Posso ensinar outro elogio desses: probo, derivado do Latim probus, “de valor, testado, provado”. A origem mais remota é o Indo-Europeu pro-bhwo-, “estar à frente, de pro-, “à frente”, e bhu-, “estar”.

Falando nisso, ocorre-me a palavra grado, que tem uma origem interessante. Vem do Latim. granatus, “cheio de grãos”, portanto “importante, significativo”.

– Uma espiga de milho é cheia de grãos. Os antigos romanos a achavam importante assim?

– Aqueles romanos não conheceram o milho, rapaz! Ele veio das Américas. Mas conheciam muito bem o trigo e outras plantas que produziam grãos. As plantas em si não eram ditas lá tão grandes, mas os proprietários delas, sim.

– Hum… e ilustre, Vô? Lá em casa há vários ilustres pendurados no teto para iluminar…

Ele lançou um olhar assassino em minha direção:

– Essa palavra, engraçadinho, vem do Latim illustris, “brilhante, distinto, famoso”, de illustrare, “embelezar, distinguir”, formado por in, “em”, mais lustrare, “iluminar, clarear”.

Um elogio muito distinto é chamar alguém de paradigma. Já esta palavra vem do Grego paradeigma, “padrão, exemplo, modelo”, de paradeiknynai, “mostrar, representar”, literalmente “mostrar lado a lado”, formado por para-, “ao lado”, mais deiknynai, “mostrar, apresentar”.

– E o exemplo que o senhor recém citou, vem de onde?

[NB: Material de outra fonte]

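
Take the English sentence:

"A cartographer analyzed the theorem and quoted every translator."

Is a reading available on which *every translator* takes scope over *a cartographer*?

No

*every translator* sits inside one conjunct of the coordinate structure (*quoted every translator*).
QR out of a conjunct would have to apply non-ATB, which the CSC forbids.
*every translator* > *a cartographer* would require crossing that boundary, which is illicit.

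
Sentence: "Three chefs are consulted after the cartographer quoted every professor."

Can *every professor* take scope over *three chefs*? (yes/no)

No

The target quantifier *every professor* is part of the adjunct clause *after the cartographer quoted every professor*.
Adverbial clauses are not L-marked, so they are barriers for QR — the quantifier cannot escape the adjunct.
So *every professor* cannot raise high enough to outscope *three chefs*; only the surface ordering *three chefs* > *every professor* is available.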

– Do Latim exemplum, “uma amostra”, literalmente “o que é retirado”, do verbo eximere, “tirar, remover”, de ex-, “fora”, mais emere, originalmente “tirar”.

– E o tal modelo?

– Do Latim modulus, “medida, padrão”, de modus, “modo, jeito, medida”.

Ao se puxar o saco de alguém, principalmente em Política, pode-se usar prócer, que vem do Latim procer e quer dizer “extremidade saliente de uma viga” e, por extensão, “pessoa que se destaca”.

E ao citar a Política já perdi a vontade de continuar falando. Vamos para o pátio ver o que é que o gato está aprontando.